Other Buddhist practices include immersing in cold water (something they do at St Anthony’s well near Mitcheldean in the Forest of Dean). While splashing water in their faces they recite their chakras. The pain of the cold water is something that is coped with by acceptance. Suffering arises because we desire to feel different. The body amplifies the pain to inform the brain that it should be elsewhere. If the situation can be accepted, the amplification will stop and the water will simply be cold by not painful. We suffer because we wish to hang on to a time when we felt better. When life has other ideas, we may survive and grow by learning acceptance rather looking for fixes (eg drugs, medical or otherwise). This is why mindfulness and meditation are central practices of Buddhism. This strikes me a significant departure from Christianity which is sometimes very much into selling fixes.

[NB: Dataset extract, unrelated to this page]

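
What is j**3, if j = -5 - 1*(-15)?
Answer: 1000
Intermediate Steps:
j = 10 (j = -5 + 15 = 10)
j**3 = 10**3 = 1000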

The Dharma is not simply based on the Buddha’s teaching. Everyone, every experience, is our teacher. Mud and Diamonds, was chosen as the title of his book in order to express this idea. In all the mud which life brings there are the diamonds - the lessons which elevate our consciousness. Buddhists believe that consciousness never falls back to a lower level. When Tenjo works as Buddhist chaplain he is not giving answers so much as providing techniques for each person to develop their own consciousness through mindfulness.

Buddhists see Buddha as the personification of the universe. They do not believe that the universe sits in judgement of us, but that if we do bad things, then bad will follow and if we do generous things then good will follow. He added that it is love that keeps us going which seems to get pretty close to saying that the universe is the source of love which is perhaps the core which links Christianity and Buddhism. Tenjo repeated the saying that the longest journey in life is 15”, from our brain to our heart.

Tenjo was a slightly ambivalent about reincarnation. He felt that something of our Karma (the product of how we have lived our lives), whether full of bad motives or generosity, could hang around to be part of the next child. He said he looks forward to being a child again.